Yesterday I went to St. Benedict’s Monastery to have lunch with my Studium friends, Srs. Ann Marie and Theresa. I timed my arrival so as to be there for noon prayer, something I always love attending during the periods I stayed there to work on my writing.
The second reading for the noon prayer was from Thomas Merton. From which of Merton’s writings the passage came, I don’t know, but in it, Merton spoke of us as being the Word of God. I can’t recall the actual words of the passage, but I was struck by the description of us.
We think of the Scripture of the Word of God.
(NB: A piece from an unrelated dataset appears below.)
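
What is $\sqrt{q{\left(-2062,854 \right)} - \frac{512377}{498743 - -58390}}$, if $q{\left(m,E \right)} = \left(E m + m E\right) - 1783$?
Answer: $\frac{2 i \sqrt{273435077297872743}}{557133} \approx 1877.1 i$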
And from the beginning of John’s Gospel, we speak of Jesus as the Word.
I had never before thought, at least in those words, of us being the Word of God. But it makes perfect sense to think of it that way (God spoke and we came into being, in God’s image and likeness) – and it is a very powerful thought. We, of course, don’t echo God perfectly in our words or deeds, but hopefully we grow closer and closer to doing so as we proceed on our life’s journey.
Although not the passage I heard today, in New Seeds of Contamplation, Merton writes that
God utters me like a word containing a partial thought of Himself…[I]f I am true to the concept that God utters in me, if I am true to thought of Him I was meant to embody, I shall be full of His actuality and find Him everywhere in myself, and find myself nowhere. I shall be lost in Him.
You might spend some time reflecting on what it means to you to be the Word of God.